International Tribunal for the Law of the Sea saves Ghana $49bn
Ghana was going to lose an estimated $49 billion if the tribunal that adjudicated on the maritime boundary dispute had ruled in favour of Cote d’Ivoire.
However, the Special Chamber of the International Tribunal for the Law of the Sea, (ITLOS), sitting in Hamburg, Germany, declined to order the payment of compensation to Cote d’Ivoire.
Experts say the international court would most likely have ordered Ghana to pay reparation to Cote d’Ivoire from the date it (Ghana) commenced the drilling of oil in commercial quantities in 2010.
The dispute concerning the delimitation of the maritime boundary between Ghana and Cote d’Ivoire in the Atlantic Ocean was concluded last Saturday with the judgement unanimously in favour of Ghana.
Ghana filed the claim in 2014 after about 10 negotiations with Cote d’Ivoire over the maritime boundary had failed.
The West African neighbour then filed a counter claim, including reparation, whilst at the same time laying claim to portions of huge oil and gas reserves located around the maritime boundary between the two countries in the Western Region.
The Special Chamber ruled that to delimit the new maritime boundary, it would use a new Land Boundary Terminus (LBT) that it had set at BP55plus, thus rejecting the different LBTs (geographical coordinates of BP55 in the case of Ghana and 168 degrees azimuth line put forward by Cote d’Ivoire).
In effect, the court has generated a new base point with which to draw the final boundary, which it said is an Equidistance Line Boundary covering the Territorial Sea – the Exclusive Economic Zone in the area beyond 200 nautical miles – and experts have said it looks good for Ghana as far as exploration of oil and gas is concerned.

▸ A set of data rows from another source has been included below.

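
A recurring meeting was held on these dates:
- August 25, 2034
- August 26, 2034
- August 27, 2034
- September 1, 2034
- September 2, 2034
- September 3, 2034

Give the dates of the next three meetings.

September 8, 2034; September 9, 2034; September 10, 2034

Every event lands on a Friday or Saturday or Sunday (gaps cycle 1, 1, 5, 1, 1).
So the schedule is: every Friday, Saturday and Sunday.
Next Friday: September 8, 2034.
Next Saturday: September 9, 2034.
The following Sunday is September 10, 2034.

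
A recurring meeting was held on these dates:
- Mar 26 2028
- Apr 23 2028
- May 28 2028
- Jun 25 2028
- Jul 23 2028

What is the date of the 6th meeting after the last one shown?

All dates are Sundays, 28, 35, 28, 28 days apart.
Specifically, the 4th Sunday of each month.
August 2028 — 4th Sunday is Aug 27 2028.
4th Sunday of September 2028: Sep 24 2028.
October 2028 — 4th Sunday is Oct 22 2028.
November 2028 — 4th Sunday is Nov 26 2028.
4th Sunday of December 2028: Dec 24 2028.
January 2029 — 4th Sunday is Jan 28 2029.

Jan 28 2029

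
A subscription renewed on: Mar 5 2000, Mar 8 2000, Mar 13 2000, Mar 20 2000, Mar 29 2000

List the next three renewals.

Apr 9 2000, Apr 22 2000, May 7 2000

The spacing grows by 2 each time: 3, 5, 7, 9 days.
Next gap: 11 days. Mar 29 2000 + 11 days = Apr 9 2000.
Next gap: 13 days. Apr 9 2000 + 13 days = Apr 22 2000.
Next gap: 15 days. Apr 22 2000 + 15 days = May 7 2000.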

Per the judgement, Cote d’Ivoire has lost almost every claim against Ghana, except the order by the Special Tribunal for the two countries to re-demarcate the maritime boundary; but will be of no significance as far as the huge claims put forward by Ghana’s western neighbour are concerned.

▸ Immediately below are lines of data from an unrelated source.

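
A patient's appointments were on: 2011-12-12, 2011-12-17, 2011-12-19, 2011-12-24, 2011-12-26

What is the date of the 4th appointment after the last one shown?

2012-01-09

Gaps: 5, 2, 5, 2 days — not constant, but cyclic with period 2.
The events fall on every Monday and Saturday.
Next Saturday: 2011-12-31.
Next Monday: 2012-01-02.
Next Saturday: 2012-01-07.
The following Monday is 2012-01-09.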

“The new and final maritime boundary line protects Ghana’s existing concessions,” an unnamed source told DAILY GUIDE immediately after the judgement, adding, “It protects all areas belonging to Ghana which go up to the 200 nautical miles limit in the area beyond 200 nautical miles up to 350 nautical miles.”
Ghana appeared to have lost the argument of Tacit Agreement moved against Cote d’Ivoire, which it said confirmed the full scope of over 50 years of joint activities between the two countries regarding the maritime boundary.
Although Ghana lost that argument, it turned out that it was the display of the maps brought by Ghana that largely aided the Special Tribunal to come to the conclusion that the maritime boundary line should be drawn using the BP55plus coordinate.
Cote d’Ivoire, in its quest to get the maritime boundary re-demarcated, tried to convince the court that Jomoro in the Jomoro District of the Western Region, is an island or a kind of a peninsula, but the court dismissed the claim saying the Ivoirians themselves had always recognized the fact that Jomoro has been Ghana’s bonafide territory.
The Special Tribunal summed up the whole judgement in seven key points and in all of them, it was unanimous in dismissing the case brought by Cote d’Ivoire.
It unanimously found out that it has jurisdiction to delimit the maritime boundary between the parties in the territorial sea, in the exclusive economic zone and on the continental shelf – both within and beyond 200 nm.
The tribunal also unanimously found that there is no tacit agreement between the parties to delimit their territorial sea, exclusive economic zone and continental shelf both within and beyond 200 nm, and rejected Ghana’s claim that Côte d’Ivoire was estopped from objecting to the customary equidistance boundary.
When Ghana discovered oil in commercial quantities in 2007, Cote d’Ivoire said Ghana was straying into its waters in the course of the exploration exercise at West Cape Three Points.
Cote d’Ivoire came again with a renewed set of claims in 2010, including compensation from Ghana for entering into its territory when the Dzata-1 Deepwater Well was discovered by Vanco.
Ghana then constituted the Ghana Boundary Commission in March 2010, after Cote d’Ivoire had petitioned the United Nations over the oil exploratory activities and requested for a demarcation of the maritime boundary.
After about 10 high-level negotiations between Ghana and Code d’Ivoire had yielded no dividends, Ghana filed a petition before ITLOS in 2014, asking the special tribunal to look into the matter and bring finality to it.
Cote d’Ivoire responded, adding a counter-claim, including the payment of reparation from Ghana and appealed to the special tribunal to suspend all activities on the disputed area until the final determination of the case.
The first ruling given by ITLOS was in 2015 when it placed a moratorium on new projects that were being undertaken by Ghana, but said the old projects could continue.
The moratorium prevented Tullow Oil from drilling additional 13 wells. The company drilled 11 wells in Ghana’s first oil field.